The Nexus line of smartphones run Google’s AOSP (android open source project) code, and are used primarily to set the example for smartphone manufacturers moving forward in several areas, such as recommended hardware specs and features.
A lot of people are concerned by the choices regarding the Nexus 4 design and strategy. Primarily a lack of LTE. It technically has LTE capability, though it is limited and requires some hacking to enable. But the concern is that it is a feature Google was willing to set aside.
I want to share with you my theory: In about a year we should start seeing VOLTE (voice over LTE) roll out from Verizon and other carriers, and dense enough LTE coverage to allow smartphones to roll out of the factories without any other radios. Meaning they will have no 3G connectivity, only LTE.
Where this is going to be of benefit is on Verizon’s LTE network, which you can read about elsewhere in detail. The basics of it are that they must allow any device, without restriction, on their LTE network. The problem now is that if that device also connects to their 3G network it disqualifies that device from taking advantage of the terms set on Verizon’s LTE frequency.
I am sorry if you were expecting a long, detailed explanation here. There is just no need for me to reiterate what is happening and what has already happened, when that information is so widely available. The focus here is on what (in my eyes) will happen in the near future.
The point I am trying to make here is: if you are fretting over the Nexus line losing its way, don’t.
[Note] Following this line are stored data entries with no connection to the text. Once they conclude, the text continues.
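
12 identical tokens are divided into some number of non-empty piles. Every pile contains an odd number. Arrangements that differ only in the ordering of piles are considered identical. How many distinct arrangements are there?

15

The partitions of 12 that satisfy the conditions:
11 + 1
9 + 3
9 + 1 + 1 + 1
7 + 5
7 + 3 + 1 + 1
7 + 1 + 1 + 1 + 1 + 1
5 + 5 + 1 + 1
5 + 3 + 3 + 1
5 + 3 + 1 + 1 + 1 + 1
5 + 1 + 1 + 1 + 1 + 1 + 1 + 1
3 + 3 + 3 + 3
3 + 3 + 3 + 1 + 1 + 1
3 + 3 + 1 + 1 + 1 + 1 + 1 + 1
3 + 1 + 1 + 1 + 1 + 1 + 1 + 1 + 1 + 1
1 + 1 + 1 + 1 + 1 + 1 + 1 + 1 + 1 + 1 + 1 + 1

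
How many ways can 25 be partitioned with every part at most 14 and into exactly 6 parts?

Direct enumeration gives 216 partitions.

216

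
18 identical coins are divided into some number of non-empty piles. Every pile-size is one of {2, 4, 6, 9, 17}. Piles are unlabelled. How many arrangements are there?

They are:
9,9
6,6,6
6,6,4,2
6,6,2,2,2
6,4,4,4
6,4,4,2,2
6,4,2,2,2,2
6,2,2,2,2,2,2
4,4,4,4,2
4,4,4,2,2,2
4,4,2,2,2,2,2
4,2,2,2,2,2,2,2
2,2,2,2,2,2,2,2,2
Counting gives 13.

13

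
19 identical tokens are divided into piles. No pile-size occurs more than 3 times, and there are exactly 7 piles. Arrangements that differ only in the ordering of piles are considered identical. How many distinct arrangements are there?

There are too many to list fully; the first 12 (by largest part) are:
10+2+2+2+1+1+1
9+3+2+2+1+1+1
8+4+2+2+1+1+1
8+3+3+2+1+1+1
8+3+2+2+2+1+1
7+5+2+2+1+1+1
7+4+3+2+1+1+1
7+4+2+2+2+1+1
7+3+3+3+1+1+1
7+3+3+2+2+1+1
6+6+2+2+1+1+1
6+5+3+2+1+1+1
…and 19 more, for 31 total.

31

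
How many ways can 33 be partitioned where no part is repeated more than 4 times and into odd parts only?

194

Systematic enumeration (by largest part, then next-largest, …) yields 194.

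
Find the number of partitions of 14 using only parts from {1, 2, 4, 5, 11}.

35

There are too many to list fully; the first 12 (by largest part) are:
1,2,11
1,1,1,11
4,5,5
2,2,5,5
1,1,2,5,5
1,1,1,1,5,5
1,4,4,5
1,2,2,4,5
1,1,1,2,4,5
1,1,1,1,1,4,5
1,2,2,2,2,5
1,1,1,2,2,2,5
…and 23 more, for 35 total.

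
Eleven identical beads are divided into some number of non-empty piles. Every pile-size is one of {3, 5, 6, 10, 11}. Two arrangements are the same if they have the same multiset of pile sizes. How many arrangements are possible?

Listing the qualifying partitions of 11:
11
6, 5
5, 3, 3
That's 3 in total.

3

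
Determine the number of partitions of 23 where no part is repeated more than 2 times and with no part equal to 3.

186

Counting exhaustively, 186 partitions satisfy the conditions.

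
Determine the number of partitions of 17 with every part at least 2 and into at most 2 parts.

They are:
17
15, 2
14, 3
13, 4
12, 5
11, 6
10, 7
9, 8
Counting gives 8.

8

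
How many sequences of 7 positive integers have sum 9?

28

A composition of 9 into 7 positive parts is chosen by placing 6 dividers among the 8 gaps between 9 units: C(8,6) = 28.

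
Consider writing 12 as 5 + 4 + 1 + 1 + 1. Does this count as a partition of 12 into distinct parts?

No

The parts sum to 12, and the condition 'all summands are distinct' is violated.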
It is simply buying time until the conditions are right.
Why would this be an important move?
1) The carrier would not have control over the hardware nor the software, allowing the manufacturers to respond to the market without having to ask permission of the carrier.
2) Devices could be sold completely independently of the carrier, removing the markup they set in place, lowering the cost of devices.
3) Freedom to use any application or service over the network that you choose as long as it is not harmful the network (excessive bandwidth use does not qualify as harmful to the network).
There would could be many other benefits as well, though there has been little enforcement done of the existing terms put on the C block (LTE frequency range Verizon uses), which will determine how those terms are interpreted moving forward.